It’s in the details of 100,000 moments.
What made you happy in the past 24 hours?
Researchers asked 10,000 people this question. More specifically, the collaboration between the University of Tokyo, MIT, and Recruit Institute of Technology asked participants on Mechanical Turk to list 10 happy moments. This generated a corpus of 100,000 happy moments called HappyDB.
With how things are these days, I was happy to read over and analyze such a happy dataset.
Using (basic) natural language processing, I parsed out the main subject, verb, and object of each happy moment. My parser isn’t perfect. Only individual words are categorized rather than phrases, it only uses the first sentence in multi-sentence statements, and it tended to have difficulties with incomplete sentences.
Nevertheless, it seemed to do enough to extract patterns in all these moments. I started with a straightforward look at the most used subjects, verbs, and objects.
Read over the separate parts, and you get a rough idea of what these happy moments are about. As you might expect, the main subject was I in most — a bit over half — of the moments. This covers things like “I bought a new car” and “I had a good dinner”. The remaining half uses subjects that are people or things.
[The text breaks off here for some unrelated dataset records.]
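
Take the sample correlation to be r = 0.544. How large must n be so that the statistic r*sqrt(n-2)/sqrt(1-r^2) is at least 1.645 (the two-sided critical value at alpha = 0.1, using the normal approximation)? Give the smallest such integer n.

r√(n−2)/√(1−r²) ≥ 1.645  ⇔  n−2 ≥ (1.645)²·(1−r²)/r²
(1−r²)/r² = (1−0.295936)/0.295936 = 2.3791
n ≥ 2 + 2.706025·2.3791 = 2 + 6.4379 = 8.4379
⌈8.4379⌉ = 9

9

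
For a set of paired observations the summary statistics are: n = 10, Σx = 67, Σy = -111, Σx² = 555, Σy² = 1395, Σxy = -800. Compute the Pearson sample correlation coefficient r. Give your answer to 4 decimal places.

-0.4282

Numerator: nΣxy − (Σx)(Σy) = 10·(-800) − (67)(-111) = -563
Denominator: √[(nΣx²−(Σx)²)(nΣy²−(Σy)²)]
  nΣx²−(Σx)² = 10·555 − 4489 = 1061;  nΣy²−(Σy)² = 10·1395 − 12321 = 1629
  √(1061·1629) = √1728369 = 1314.6745
r = -563 / 1314.6745 = -0.4282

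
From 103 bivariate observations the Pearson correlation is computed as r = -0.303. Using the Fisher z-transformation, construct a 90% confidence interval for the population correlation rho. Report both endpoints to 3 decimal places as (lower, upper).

z_r = atanh(-0.303) = -0.312820;  SE = 1/√(n−3) = 1/√100 = 0.100000
z-limits: -0.312820 ± 1.645·0.100000 = -0.312820 ± 0.164500 = [-0.477320, -0.148320]
ρ-limits: (tanh -0.477320, tanh -0.148320) = (-0.444, -0.147)

(-0.444, -0.147)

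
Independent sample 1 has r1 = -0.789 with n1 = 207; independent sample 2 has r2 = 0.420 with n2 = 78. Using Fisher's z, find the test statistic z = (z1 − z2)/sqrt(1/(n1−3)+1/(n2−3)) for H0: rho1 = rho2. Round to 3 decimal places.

z1 = atanh(-0.789) = -1.068777,  z2 = atanh(0.420) = 0.447692
SE = √(1/(n1−3) + 1/(n2−3)) = √(1/204 + 1/75) = √(0.0049020 + 0.0133333) = √0.0182353 = 0.135038
z = (z1 − z2)/SE = (-1.068777 − 0.447692) / 0.135038 = -1.516469 / 0.135038 = -11.230

-11.230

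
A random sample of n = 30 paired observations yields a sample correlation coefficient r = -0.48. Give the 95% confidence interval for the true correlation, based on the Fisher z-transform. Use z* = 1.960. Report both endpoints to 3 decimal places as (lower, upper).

(-0.716, -0.145)

z_r = atanh(-0.48) = -0.522984;  SE = 1/√(n−3) = 1/√27 = 0.192450
z-limits: -0.522984 ± 1.960·0.192450 = -0.522984 ± 0.377202 = [-0.900186, -0.145782]
ρ-limits: (tanh -0.900186, tanh -0.145782) = (-0.716, -0.145)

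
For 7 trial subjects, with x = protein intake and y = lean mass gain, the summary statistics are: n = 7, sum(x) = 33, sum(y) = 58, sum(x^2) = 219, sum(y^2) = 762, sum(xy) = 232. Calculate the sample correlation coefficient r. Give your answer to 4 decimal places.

-0.3101

Numerator: nΣxy − (Σx)(Σy) = 7·232 − (33)(58) = -290
Denominator: √[(nΣx²−(Σx)²)(nΣy²−(Σy)²)]
  nΣx²−(Σx)² = 7·219 − 1089 = 444;  nΣy²−(Σy)² = 7·762 − 3364 = 1970
  √(444·1970) = √874680 = 935.2433
r = -290 / 935.2433 = -0.3101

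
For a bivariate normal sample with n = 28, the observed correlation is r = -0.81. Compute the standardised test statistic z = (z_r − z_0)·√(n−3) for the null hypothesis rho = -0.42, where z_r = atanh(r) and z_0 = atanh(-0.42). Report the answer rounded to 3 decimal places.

-3.397

z_r = atanh(-0.81) = -1.127029,  z_0 = atanh(-0.42) = -0.447692
SE = 1/√(n−3) = 1/√25 = 0.200000
z = (z_r − z_0)/SE = (-1.127029 − (-0.447692)) / 0.200000 = -0.679337 / 0.200000 = -3.397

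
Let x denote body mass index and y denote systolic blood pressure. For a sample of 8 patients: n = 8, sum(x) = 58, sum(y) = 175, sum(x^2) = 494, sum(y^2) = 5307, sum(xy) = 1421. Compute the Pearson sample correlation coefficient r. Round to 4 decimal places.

Numerator: nΣxy − (Σx)(Σy) = 8·1421 − (58)(175) = 1218
Denominator: √[(nΣx²−(Σx)²)(nΣy²−(Σy)²)]
  nΣx²−(Σx)² = 8·494 − 3364 = 588;  nΣy²−(Σy)² = 8·5307 − 30625 = 11831
  √(588·11831) = √6956628 = 2637.5420
r = 1218 / 2637.5420 = 0.4618

0.4618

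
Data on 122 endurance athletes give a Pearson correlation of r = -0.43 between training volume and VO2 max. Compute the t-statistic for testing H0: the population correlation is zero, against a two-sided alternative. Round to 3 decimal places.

t = r·√(n−2) / √(1−r²) with r = -0.43, n = 122
  = -0.43·√120 / √(1 − 0.1849)
  = -0.43·10.954451 / 0.902829
  = -4.710414 / 0.902829 = -5.217

-5.217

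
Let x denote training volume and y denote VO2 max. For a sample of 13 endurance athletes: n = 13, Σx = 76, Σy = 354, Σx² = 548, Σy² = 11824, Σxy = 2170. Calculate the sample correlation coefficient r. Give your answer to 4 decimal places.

0.2111

S_xy = nΣxy − ΣxΣy = 13·2170 − 76·354 = 28210 − 26904 = 1306
S_xx = nΣx² − (Σx)² = 13·548 − 76² = 7124 − 5776 = 1348
S_yy = nΣy² − (Σy)² = 13·11824 − 354² = 153712 − 125316 = 28396
r = S_xy / √(S_xx·S_yy) = 1306 / √(1348·28396) = 1306 / √38277808 = 1306 / 6186.9062 = 0.2111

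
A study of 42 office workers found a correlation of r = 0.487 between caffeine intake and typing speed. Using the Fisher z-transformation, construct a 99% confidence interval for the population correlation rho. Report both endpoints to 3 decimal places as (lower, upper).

Fisher z: z_r = atanh(r) = ½·ln((1+0.487)/(1−0.487)) = 0.532120
SE(z) = 1/√(n−3) = 1/√39 = 0.160128
99% ⇒ z* = 2.576; margin = 2.576·0.160128 = 0.412490
CI on z-scale: (0.119630, 0.944610)
Back-transform: tanh(0.119630) = 0.119063, tanh(0.944610) = 0.737333

(0.119, 0.737)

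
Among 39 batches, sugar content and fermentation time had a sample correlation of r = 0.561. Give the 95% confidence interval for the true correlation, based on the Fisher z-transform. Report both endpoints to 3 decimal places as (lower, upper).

Fisher z: z_r = atanh(r) = ½·ln((1+0.561)/(1−0.561)) = 0.634291
SE(z) = 1/√(n−3) = 1/√36 = 0.166667
95% ⇒ z* = 1.960; margin = 1.960·0.166667 = 0.326667
CI on z-scale: (0.307624, 0.960958)
Back-transform: tanh(0.307624) = 0.298274, tanh(0.960958) = 0.744704

(0.298, 0.745)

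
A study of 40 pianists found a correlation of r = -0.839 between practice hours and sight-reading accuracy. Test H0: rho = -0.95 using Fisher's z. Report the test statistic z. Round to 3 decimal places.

3.735

Fisher z: atanh(-0.839) = -1.217786, atanh(-0.95) = -1.831781
z = (z_r − z_0)·√(n−3) = (-1.217786 − (-1.831781))·√37 = 0.613995 · 6.082763 = 3.735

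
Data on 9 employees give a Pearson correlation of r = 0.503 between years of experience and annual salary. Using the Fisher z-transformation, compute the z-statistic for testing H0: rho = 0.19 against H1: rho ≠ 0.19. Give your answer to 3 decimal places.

Fisher z: atanh(0.503) = 0.553314, atanh(0.19) = 0.192337
z = (z_r − z_0)·√(n−3) = (0.553314 − 0.192337)·√6 = 0.360977 · 2.449490 = 0.884

0.884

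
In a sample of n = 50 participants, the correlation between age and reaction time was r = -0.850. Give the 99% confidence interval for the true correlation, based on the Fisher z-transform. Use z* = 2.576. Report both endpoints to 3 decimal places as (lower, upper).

(-0.926, -0.707)

z_r = atanh(-0.850) = -1.256153;  SE = 1/√(n−3) = 1/√47 = 0.145865
z-limits: -1.256153 ± 2.576·0.145865 = -1.256153 ± 0.375748 = [-1.631901, -0.880405]
ρ-limits: (tanh -1.631901, tanh -0.880405) = (-0.926, -0.707)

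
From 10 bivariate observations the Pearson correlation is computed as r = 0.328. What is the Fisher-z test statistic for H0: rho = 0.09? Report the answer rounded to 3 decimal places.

0.662

Fisher z: atanh(0.328) = 0.340585, atanh(0.09) = 0.090244
z = (z_r − z_0)·√(n−3) = (0.340585 − 0.090244)·√7 = 0.250341 · 2.645751 = 0.662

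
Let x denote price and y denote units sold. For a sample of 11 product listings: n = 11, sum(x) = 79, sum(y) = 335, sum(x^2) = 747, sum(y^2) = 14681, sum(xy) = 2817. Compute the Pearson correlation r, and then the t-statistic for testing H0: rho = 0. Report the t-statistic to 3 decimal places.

1.547

Numerator: nΣxy − (Σx)(Σy) = 11·2817 − (79)(335) = 4522
Denominator: √[(nΣx²−(Σx)²)(nΣy²−(Σy)²)]
  nΣx²−(Σx)² = 11·747 − 6241 = 1976;  nΣy²−(Σy)² = 11·14681 − 112225 = 49266
  √(1976·49266) = √97349616 = 9866.5909
r = 4522 / 9866.5909 = 0.4583
t = r·√(n−2)/√(1−r²) = 0.4583·√9 / √(1−0.210039) = 1.374900 / 0.888798 = 1.547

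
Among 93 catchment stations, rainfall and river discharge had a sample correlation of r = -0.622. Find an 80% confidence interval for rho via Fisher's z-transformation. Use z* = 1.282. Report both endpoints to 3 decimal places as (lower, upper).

(-0.698, -0.532)

Fisher z: z_r = atanh(r) = ½·ln((1+(-0.622))/(1−(-0.622))) = -0.728261
SE(z) = 1/√(n−3) = 1/√90 = 0.105409
80% ⇒ z* = 1.282; margin = 1.282·0.105409 = 0.135134
CI on z-scale: (-0.863395, -0.593127)
Back-transform: tanh(-0.863395) = -0.698003, tanh(-0.593127) = -0.532141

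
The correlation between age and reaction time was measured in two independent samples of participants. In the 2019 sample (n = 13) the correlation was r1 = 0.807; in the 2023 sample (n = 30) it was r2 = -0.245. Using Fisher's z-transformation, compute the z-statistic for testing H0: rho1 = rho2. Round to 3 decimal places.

3.697

z1 = atanh(0.807) = 1.118367,  z2 = atanh(-0.245) = -0.250087
SE = √(1/(n1−3) + 1/(n2−3)) = √(1/10 + 1/27) = √(0.1000000 + 0.0370370) = √0.1370370 = 0.370185
z = (z1 − z2)/SE = (1.118367 − (-0.250087)) / 0.370185 = 1.368454 / 0.370185 = 3.697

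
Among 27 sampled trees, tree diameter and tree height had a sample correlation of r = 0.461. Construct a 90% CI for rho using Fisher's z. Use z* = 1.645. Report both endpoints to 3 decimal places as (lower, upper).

z_r = atanh(0.461) = 0.498580;  SE = 1/√(n−3) = 1/√24 = 0.204124
z-limits: 0.498580 ± 1.645·0.204124 = 0.498580 ± 0.335784 = [0.162796, 0.834364]
ρ-limits: (tanh 0.162796, tanh 0.834364) = (0.161, 0.683)

(0.161, 0.683)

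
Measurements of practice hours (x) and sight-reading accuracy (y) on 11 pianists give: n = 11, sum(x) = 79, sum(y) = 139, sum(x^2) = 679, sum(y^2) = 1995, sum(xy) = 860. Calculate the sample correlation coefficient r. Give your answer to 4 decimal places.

Numerator: nΣxy − (Σx)(Σy) = 11·860 − (79)(139) = -1521
Denominator: √[(nΣx²−(Σx)²)(nΣy²−(Σy)²)]
  nΣx²−(Σx)² = 11·679 − 6241 = 1228;  nΣy²−(Σy)² = 11·1995 − 19321 = 2624
  √(1228·2624) = √3222272 = 1795.0688
r = -1521 / 1795.0688 = -0.8473

-0.8473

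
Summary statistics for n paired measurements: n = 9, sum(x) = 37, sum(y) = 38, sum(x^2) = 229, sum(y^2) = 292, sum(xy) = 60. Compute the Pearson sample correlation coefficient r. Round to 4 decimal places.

-0.9567

S_xy = nΣxy − ΣxΣy = 9·60 − 37·38 = 540 − 1406 = -866
S_xx = nΣx² − (Σx)² = 9·229 − 37² = 2061 − 1369 = 692
S_yy = nΣy² − (Σy)² = 9·292 − 38² = 2628 − 1444 = 1184
r = S_xy / √(S_xx·S_yy) = -866 / √(692·1184) = -866 / √819328 = -866 / 905.1674 = -0.9567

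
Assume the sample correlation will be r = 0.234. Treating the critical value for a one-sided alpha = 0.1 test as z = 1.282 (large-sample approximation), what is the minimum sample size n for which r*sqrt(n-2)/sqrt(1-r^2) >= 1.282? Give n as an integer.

31

r√(n−2)/√(1−r²) ≥ 1.282  ⇔  n−2 ≥ (1.282)²·(1−r²)/r²
(1−r²)/r² = (1−0.054756)/0.054756 = 17.2628
n ≥ 2 + 1.643524·17.2628 = 2 + 28.3718 = 30.3718
⌈30.3718⌉ = 31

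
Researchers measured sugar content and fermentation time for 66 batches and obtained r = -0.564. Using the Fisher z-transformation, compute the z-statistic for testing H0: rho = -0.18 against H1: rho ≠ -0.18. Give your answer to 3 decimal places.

-3.625

z_r = atanh(-0.564) = -0.638680,  z_0 = atanh(-0.18) = -0.181983
SE = 1/√(n−3) = 1/√63 = 0.125988
z = (z_r − z_0)/SE = (-0.638680 − (-0.181983)) / 0.125988 = -0.456697 / 0.125988 = -3.625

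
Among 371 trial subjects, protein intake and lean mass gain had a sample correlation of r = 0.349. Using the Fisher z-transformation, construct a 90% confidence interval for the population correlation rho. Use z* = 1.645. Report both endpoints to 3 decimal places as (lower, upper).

Fisher z: z_r = atanh(r) = ½·ln((1+0.349)/(1−0.349)) = 0.364305
SE(z) = 1/√(n−3) = 1/√368 = 0.052129
90% ⇒ z* = 1.645; margin = 1.645·0.052129 = 0.085752
CI on z-scale: (0.278553, 0.450057)
Back-transform: tanh(0.278553) = 0.271565, tanh(0.450057) = 0.421946

(0.272, 0.422)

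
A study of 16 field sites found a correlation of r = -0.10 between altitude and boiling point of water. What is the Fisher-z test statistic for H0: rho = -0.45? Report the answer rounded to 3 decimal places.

1.386

z_r = atanh(-0.10) = -0.100335,  z_0 = atanh(-0.45) = -0.484700
SE = 1/√(n−3) = 1/√13 = 0.277350
z = (z_r − z_0)/SE = (-0.100335 − (-0.484700)) / 0.277350 = 0.384365 / 0.277350 = 1.386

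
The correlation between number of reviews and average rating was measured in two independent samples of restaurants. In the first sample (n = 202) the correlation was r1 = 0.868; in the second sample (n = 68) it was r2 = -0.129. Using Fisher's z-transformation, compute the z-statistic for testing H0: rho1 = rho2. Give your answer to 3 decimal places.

z1 = atanh(0.868) = 1.324911,  z2 = atanh(-0.129) = -0.129723
SE = √(1/(n1−3) + 1/(n2−3)) = √(1/199 + 1/65) = √(0.0050251 + 0.0153846) = √0.0204097 = 0.142863
z = (z1 − z2)/SE = (1.324911 − (-0.129723)) / 0.142863 = 1.454634 / 0.142863 = 10.182

10.182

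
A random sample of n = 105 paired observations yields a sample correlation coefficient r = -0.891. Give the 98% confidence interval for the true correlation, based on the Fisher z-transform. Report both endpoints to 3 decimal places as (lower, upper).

(-0.930, -0.833)

z_r = atanh(-0.891) = -1.426757;  SE = 1/√(n−3) = 1/√102 = 0.099015
z-limits: -1.426757 ± 2.326·0.099015 = -1.426757 ± 0.230309 = [-1.657066, -1.196448]
ρ-limits: (tanh -1.657066, tanh -1.196448) = (-0.930, -0.833)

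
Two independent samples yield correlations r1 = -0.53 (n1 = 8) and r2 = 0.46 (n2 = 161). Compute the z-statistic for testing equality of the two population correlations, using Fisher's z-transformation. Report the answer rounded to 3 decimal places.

-2.394

z1 = atanh(-0.53) = -0.590145,  z2 = atanh(0.46) = 0.497311
SE = √(1/(n1−3) + 1/(n2−3)) = √(1/5 + 1/158) = √(0.2000000 + 0.0063291) = √0.2063291 = 0.454235
z = (z1 − z2)/SE = (-0.590145 − 0.497311) / 0.454235 = -1.087456 / 0.454235 = -2.394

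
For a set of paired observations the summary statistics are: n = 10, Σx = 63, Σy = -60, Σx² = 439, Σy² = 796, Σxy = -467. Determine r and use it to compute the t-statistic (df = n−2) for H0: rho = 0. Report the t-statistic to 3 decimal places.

-2.464

Numerator: nΣxy − (Σx)(Σy) = 10·(-467) − (63)(-60) = -890
Denominator: √[(nΣx²−(Σx)²)(nΣy²−(Σy)²)]
  nΣx²−(Σx)² = 10·439 − 3969 = 421;  nΣy²−(Σy)² = 10·796 − 3600 = 4360
  √(421·4360) = √1835560 = 1354.8284
r = -890 / 1354.8284 = -0.6569
t = r·√(n−2)/√(1−r²) = -0.6569·√8 / √(1−0.431518) = -1.857994 / 0.753977 = -2.464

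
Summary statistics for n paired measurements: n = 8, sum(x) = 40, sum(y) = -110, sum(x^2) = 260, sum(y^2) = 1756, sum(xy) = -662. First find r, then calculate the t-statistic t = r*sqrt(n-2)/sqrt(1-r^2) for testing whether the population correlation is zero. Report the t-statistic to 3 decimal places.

Numerator: nΣxy − (Σx)(Σy) = 8·(-662) − (40)(-110) = -896
Denominator: √[(nΣx²−(Σx)²)(nΣy²−(Σy)²)]
  nΣx²−(Σx)² = 8·260 − 1600 = 480;  nΣy²−(Σy)² = 8·1756 − 12100 = 1948
  √(480·1948) = √935040 = 966.9747
r = -896 / 966.9747 = -0.9266
t = r·√(n−2)/√(1−r²) = -0.9266·√6 / √(1−0.858588) = -2.269697 / 0.376048 = -6.036

-6.036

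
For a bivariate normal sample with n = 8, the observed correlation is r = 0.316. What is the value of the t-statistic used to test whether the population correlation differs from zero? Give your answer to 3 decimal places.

t = r·√(n−2) / √(1−r²) with r = 0.316, n = 8
  = 0.316·√6 / √(1 − 0.099856)
  = 0.316·2.449490 / 0.948759
  = 0.774039 / 0.948759 = 0.816

0.816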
The separated verbs and objects provide a similarly rough idea of what makes people happy. Verbs like got, bought, and ate are easy to associate with happy times, as are objects like time, dinner, and money.
In addition to the happy moments, the dataset also provides a predicted category for each. The researchers note that the estimates are rough, but in my scans, they appear to be a decent baseline and are interesting enough to look at more closely.
With sentences parsed into subject, verb, and object, along with predicted categories as a supplement, I explored the most common types of happy moments for different subjects. After all, moments with the self must be different from moments with a significant other or a stranger. Right?
In the charts below, I break it down for the most common subjects, such as I, we, and friend. Follow the path for the most common verbs for a subject. Then take another step for the most common objects.
I randomly selected examples for each subject-verb-object path, which are really the best part of all of this.
Happy moments with the subject I span the widest range of verbs and objects. The category distribution looks a lot like the overall percentages. In the most used verbs, there appears to be a focus on achievement such as getting a new job, finishing a project, or making a delicious dinner.
The we happy moments look similar to the I happy moments. This shouldn’t surprise since the participants are still talking about themselves.
In contrast, happy moments with friend (or the plural), take on a different dynamic, because they’re about others doing something for the participant or sharing in the joy of others.
The husband and wife happy moments are similar to the friend ones, but with the added sprinkle of affection. After the overarching work-related moments, togetherness and one being there for the other lead. The boyfriend and girlfriend moments look similar.
A child’s happiness is a parent’s happiness.
Kind of like children?
Going into full work mode, the boss enters the picture. Praise and a compliment go a long way.
People love sports, whether it be playing or watching, and they especially enjoy winning. As they say, “Winning cures everything.” This dataset does not cover losing teams.
I really like the someone happy moments. With many of them, it’s about random acts of kindness that are often small and seemingly unnoticed.
- The HappyDB corpus comes from Akari Asai, Sara Evensen, Behzad Golshan, Alon Halevy, Vivian Li, Andrei Lopatenko, Daniela Stepanov, Yoshihiko Suhara, Wang-Chiew Tan, Yinzhan Xu. You can find more details on processing on the site and on GitHub.
- After some poking, I filtered down to moments from the United States. All the moments are in English, but many foreign moments were difficult to decipher. Some seemed spammy. For example, one moment was a copy and paste of a short story.
- I used the Natural Language Toolkit in Python and the Stanford Dependency Parser to identify parts of speech.
- I drew the charts in R with one-off scripts.